The University’s roots can be traced back to the creation of two separate institutions in the late 1800’s, each focused on the need to prepare workers to meet the changes brought on by the industrial revolution. The Lowell Normal School, headquartered on what is now the South Campus, was formed to train teachers, while the Lowell Textile School, headquartered on what is now the North Campus, was formed to train technicians and managers for the textile industry. Over the next 75 years, both institutions evolved and transformed themselves to meet the growing needs of the region. The two schools merged in 1975 to form the University of Lowell. In 1991, led by Chancellor William T. Hogan, the University of Lowell, became the University of Massachusetts Lowell, a part of the University of Massachusetts system.

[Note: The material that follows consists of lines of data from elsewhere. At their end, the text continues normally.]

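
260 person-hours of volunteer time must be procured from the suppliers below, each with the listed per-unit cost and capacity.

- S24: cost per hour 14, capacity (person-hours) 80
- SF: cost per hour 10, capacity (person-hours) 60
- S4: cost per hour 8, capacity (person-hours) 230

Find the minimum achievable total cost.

Use suppliers in increasing cost order.
Take 230 from S4 at 8 ; need 30 more.
Take 30 from SF at 10 to finish.
S24: unused.
Cost = 230×8 + 30×10 = 2140.

2140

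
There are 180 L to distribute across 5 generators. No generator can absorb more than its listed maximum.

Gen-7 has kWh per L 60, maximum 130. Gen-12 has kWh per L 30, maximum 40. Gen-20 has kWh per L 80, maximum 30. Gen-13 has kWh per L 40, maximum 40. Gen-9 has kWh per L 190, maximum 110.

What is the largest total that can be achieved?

25700

Rank by kWh per L: Gen-9 190 > Gen-20 80 > Gen-7 60 > Gen-13 40 > Gen-12 30.
Give Gen-9 110 to hit its cap of 110 → 70 left.
Give Gen-20 30 to hit its cap of 30 → 40 left.
Only 40 left; Gen-7 takes them to reach 40.
Total = 60×40 + 80×30 + 190×110 = 25700.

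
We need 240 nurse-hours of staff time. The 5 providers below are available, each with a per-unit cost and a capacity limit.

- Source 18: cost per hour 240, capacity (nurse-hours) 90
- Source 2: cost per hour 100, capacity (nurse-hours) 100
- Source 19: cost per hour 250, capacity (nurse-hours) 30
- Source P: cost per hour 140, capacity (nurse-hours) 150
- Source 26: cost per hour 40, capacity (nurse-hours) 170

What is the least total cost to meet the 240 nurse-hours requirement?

13800

Use providers in increasing cost order.
Source 26 (40): use full 170 → 70 nurse-hours to go.
Source 2 (100): take the remaining 70 → done.
Source P, Source 18, Source 19: unused.
Cost = 170×40 + 70×100 = 13800.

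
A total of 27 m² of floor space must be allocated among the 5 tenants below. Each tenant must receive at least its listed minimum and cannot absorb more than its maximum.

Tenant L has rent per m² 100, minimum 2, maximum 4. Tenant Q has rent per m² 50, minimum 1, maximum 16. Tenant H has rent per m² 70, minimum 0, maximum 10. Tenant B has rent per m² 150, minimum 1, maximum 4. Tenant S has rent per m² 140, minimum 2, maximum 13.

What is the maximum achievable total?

Meeting every minimum uses 2+1+0+1+2 = 6 m², leaving 21.
Order the tenants by rent per m²: Tenant B 150 > Tenant S 140 > Tenant L 100 > Tenant H 70 > Tenant Q 50.
Tenant B: +3 to 4 (cap) → 18 left.
Tenant S takes 11 more to reach its cap of 13 → 7 left.
Tenant L: +2 to 4 (cap) → 5 left.
Only 5 left; Tenant H takes them to reach 5.
Total = 100×4 + 50×1 + 70×5 + 150×4 + 140×13 = 3220.

3220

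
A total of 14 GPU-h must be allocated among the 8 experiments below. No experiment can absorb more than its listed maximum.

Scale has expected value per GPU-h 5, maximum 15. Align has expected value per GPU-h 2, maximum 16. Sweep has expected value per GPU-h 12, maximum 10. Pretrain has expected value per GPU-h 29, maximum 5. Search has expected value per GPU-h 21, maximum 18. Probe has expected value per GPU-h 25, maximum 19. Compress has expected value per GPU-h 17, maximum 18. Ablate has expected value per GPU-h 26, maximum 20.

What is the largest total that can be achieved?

379

Order the experiments by expected value per GPU-h: Pretrain 29 > Ablate 26 > Probe 25 > Search 21 > Compress 17 > Sweep 12 > Scale 5 > Align 2.
Give Pretrain 5 to hit its cap of 5 — 9 left.
Ablate has room for 20 but only 9 remain, so it gets 9.
Total = 29×5 + 26×9 = 379.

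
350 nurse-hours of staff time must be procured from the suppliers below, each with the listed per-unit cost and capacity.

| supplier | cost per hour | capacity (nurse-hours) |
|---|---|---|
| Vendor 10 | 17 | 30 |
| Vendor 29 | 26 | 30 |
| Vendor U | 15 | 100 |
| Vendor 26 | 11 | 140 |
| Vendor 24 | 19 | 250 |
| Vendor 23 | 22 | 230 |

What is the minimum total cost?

5070

Cheapest first:
Vendor 26 at 11: take all 140 nurse-hours — 210 still needed.
Vendor U (15): use full 100 — 110 nurse-hours to go.
Vendor 10 at 17: take all 30 nurse-hours — 80 still needed.
Vendor 24 at 19: take 80 of its 250 — requirement met.
Vendor 23, Vendor 29: unused.
Cost = 140×11 + 100×15 + 30×17 + 80×19 = 5070.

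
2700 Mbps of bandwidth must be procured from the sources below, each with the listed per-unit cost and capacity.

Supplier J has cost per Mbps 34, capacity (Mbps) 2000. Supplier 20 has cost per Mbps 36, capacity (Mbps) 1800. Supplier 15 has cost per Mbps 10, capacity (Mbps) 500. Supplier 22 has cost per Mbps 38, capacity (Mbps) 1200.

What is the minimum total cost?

80200

Cheapest first:
Supplier 15 at 10: take all 500 Mbps — 2200 still needed.
Supplier J (34): use full 2000 — 200 Mbps to go.
Supplier 20 (36): take the remaining 200 — done.
Supplier 22: unused.
Cost = 500×10 + 2000×34 + 200×36 = 80200.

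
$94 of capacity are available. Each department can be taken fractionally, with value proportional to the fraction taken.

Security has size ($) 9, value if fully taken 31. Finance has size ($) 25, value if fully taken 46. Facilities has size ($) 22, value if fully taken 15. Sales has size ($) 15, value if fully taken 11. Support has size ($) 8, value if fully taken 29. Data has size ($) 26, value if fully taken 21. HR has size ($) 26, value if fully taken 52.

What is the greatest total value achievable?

179

Best value per unit of size first: Support 29/8≈3.62, Security 31/9≈3.44, HR 52/26≈2, Finance 46/25≈1.84, Data 21/26≈0.808, Sales 11/15≈0.733, Facilities 15/22≈0.682.
Take all of Support (8 $, value 29) — 86 $ left.
Security: take in full, 9 $ for value 31 — 77 left.
Take all of HR (26 $, value 52) — 51 $ left.
Finance: take in full, 25 $ for value 46 — 26 left.
Data: take in full, 26 $ for value 21 — 0 left.
Total value = 179.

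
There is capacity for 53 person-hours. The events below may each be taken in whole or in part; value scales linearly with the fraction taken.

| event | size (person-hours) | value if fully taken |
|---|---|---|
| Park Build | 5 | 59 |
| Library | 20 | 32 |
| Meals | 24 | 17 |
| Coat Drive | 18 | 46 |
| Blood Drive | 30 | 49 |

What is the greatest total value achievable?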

In 2007 Chancellor Hogan was succeeded by the current Chancellor, Marty Meehan, who, after serving as the Commonwealth as an Assistant District Attorney, a Deputy Secretary of State, and as Representative for the 5th congressional district in the U.S. House, brought fresh energy and and a new vision to the University. In Chancellor Meehan’s words:  “Our new vision involves taking a strong research university to the next level toward wider opportunities for our students, increased engagement with our community, and heightened excellence in teaching, research and scholarship.”

In his first year, Chancellor Meehan began to implement his vision and established his leadership team. He called upon both seasoned members of UMass Lowell’s administration and faculty to provide continuity and deep understanding of the history and traditions of the University and he recruited proven leaders from other Universities to incorporate fresh approaches and ideas. Dr. Jacqueline Moloney, formerly Dean of Continuing Studies, Corporate and Distance Education, was appointed Executive Vice-Chancellor and Patricia McCafferty was appointed as Chief Public Affairs Officer. After a national search process that fully engaged the campus, the Chancellor announced the appointment of the new Provost, Dr. Ahmed Abdelal, who came to UMass Lowell from Northeastern University, where he served as Provost and Senior Vice President of Academic Affairs. Since that time Joanne Yestramski, who served as as Chief Financial Officer and Treasurer of the University of Maine System, was appointed Vice Chancellor for Administration and Finance and Edward Chiu, who served as Associate Vice President for institutional advancement at Providence College, was appointed Vice Chancellor for Advancement. In the ensuing four years, each Vice Chancellor has crafted leadership teams to build academic programs, expand facilities, and ensure secure stewardship of the university.  

In 2008 the campus leadership, led by Provost Ahmed Abdelal and Executive Vice Chancellor Jacqueline Maloney, called the campus community together to craft a strategic plan to further articulate a vision of UMass Lowell in the year 2020 and to create a blueprint to achieve that vision. More than 200 faculty, staff and students engaged in a thoughtful and lengthy process, in which they examined all aspects of the University and identified indices and benchmarks that would allow the University to continuously measure its progress. Through this planning process, 25 strategic indicators were identified to track and evaluate success. These indicators, organized around five pillars of excellence, are known as the “report card,” and are published on the UMass Lowell website at The report card documents progress over the past five years, and identifies a five-year goal for each of the 25 indicators.